Из года в год, я видела, мужало его лицо, вместо короткого ежика появился косой пробор в волосах, тверже становился овал.
— Он любил сниматься, — сказала Ольга. — Бывало, говорит: «Вот стану совсем старый, увижу на фото, каким был в молодости, сам себе позавидую».
— Ты любила его? — помолчав, спросила мать.
— Любила.
— И он тебя тоже?
— Конечно.
— Сережа не умел кривить душой, — сказала Ольга. — Если любил, так любил, это уж точно.
Они вспоминали о Сереже, перебивая друг друга, должно быть находя в своих воспоминаниях горькую отраду. И жизнь этого человека, которая до того была совсем мне неизвестна, вдруг раскрылась передо мной так, словно я вплотную прикоснулась ко всем тем годам, что он прожил без меня.
Я видела его школьником, который не мог отыскать на карте Индийский океан и написал сочинение о самом счастливом дне своей жизни.
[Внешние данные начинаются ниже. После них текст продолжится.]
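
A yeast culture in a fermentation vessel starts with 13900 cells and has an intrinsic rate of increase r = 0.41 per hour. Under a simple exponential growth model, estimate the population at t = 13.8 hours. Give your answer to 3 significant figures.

3980000 cells

N(t) = N₀·e^(rt) = 13900 × e^(0.41×13.8) = 13900 × e^5.658.
e^5.658 ≈ 286.57, so N ≈ 13900 × 286.57 = 3.983391×10^6.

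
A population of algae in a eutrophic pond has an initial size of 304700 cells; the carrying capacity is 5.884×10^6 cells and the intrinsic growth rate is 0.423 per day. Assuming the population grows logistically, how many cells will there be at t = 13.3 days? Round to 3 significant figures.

5520000 cells

A = (K − N₀)/N₀ = (5.884×10^6 − 304700)/304700 = 18.311.
N(t) = K/(1 + A·e^(−rt)) = 5.884×10^6/(1 + 18.311×e^(−0.423×13.3)).
e^(−5.626) = 0.0036033; denominator = 1 + 18.311×0.0036033 = 1.066.
N = 5.884×10^6/1.066 = 5.519805×10^6.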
Видела на мотоцикле, когда он впервые ощутил машину послушной его рукам и поехал в лес, и ветер гудел в ушах, и руки его крепко держали руль.
Видела, как он собирает велосипед и взбирается на крышу, чтобы покрасить ее, и ходит потом на костылях и, наверно, боится, что на всю жизнь останется хромым. И приносит матери получку, чтобы она купила себе все, что хочет…
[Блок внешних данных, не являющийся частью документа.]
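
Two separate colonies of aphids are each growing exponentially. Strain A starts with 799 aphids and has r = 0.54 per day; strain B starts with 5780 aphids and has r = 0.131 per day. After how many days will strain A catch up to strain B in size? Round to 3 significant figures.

Set 799·e^(0.54t) = 5780·e^(0.131t).
e^((0.54 − 0.131)t) = 5780/799 → e^(0.409·t) = 7.234.
0.409·t = ln(7.234) = 1.9788, so t = 1.9788/0.409 = 4.8381.

4.84 days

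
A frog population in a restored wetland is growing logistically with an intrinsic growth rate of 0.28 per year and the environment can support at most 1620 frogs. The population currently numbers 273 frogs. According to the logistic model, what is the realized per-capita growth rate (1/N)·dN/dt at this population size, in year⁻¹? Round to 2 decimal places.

(1/N)·dN/dt = r(1 − N/K) = 0.28 × (1 − 273/1620).
= 0.28 × 0.83148 = 0.23281.

0.23 per year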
Мне уже не было совестно оттого, что я назвалась его любимой, потому что я и в самом деле полюбила его.
Был уже вечер, когда я собралась домой.
— Я провожу тебя, — сказала Ольга.
— И я с вами, — сказала мать. — Мне все равно скоро уже на ночное дежурство, в госпиталь.
Мы вышли в палисадник. Черный пушистый Час, восторженно лая, бросился к нам.
— Он чует, что ты от Сережи, — сказала Ольга. — Он знаешь, какой умный?
Мы шли гуськом по дороге, ведущей на станцию. Час бежал впереди, поминутно оглядываясь на нас.
Времени было еще достаточно, до поезда целых девять минут.
— Значит, завтра обратно на фронт? — спросила мать.
— Да. В двенадцать ноль-ноль надо быть на вокзале.
Мать остановилась, и я остановилась тоже.
— Господь с тобой. — Мать широко перекрестила меня. — Смотри пиши нам.
— Конечно, буду писать.
— Адрес запомнила?
— Еще бы!
Вдали послышался шум поезда.
— Счастливо тебе, Валя, — сказала Ольга.
А потом мать положила мне руки на плечи. В темноте слабо белело ее лицо. И глаза казались необычно большими.
— Будь здорова, дочка, — сказала мать и прижала меня к себе.
Я не хотела плакать, я держалась весь день как могла, потому что мать тоже не плакала, а тут слезы против воли покатились по моим щекам, и я целовала ее лицо, руки, волосы, и опять плакала, и говорила какие-то слова, теперь уже и не помню, какие…
Она все молчала, не отрывая от меня глаз…
И вдруг сказала:
— Если бы у тебя ребеночек от Сережи остался…
Тяжело дыша, поезд подошел к платформе и остановился, замер на минуту.
В последний раз я обняла мать, потом вскочила в вагон. И вагон тут же тронулся.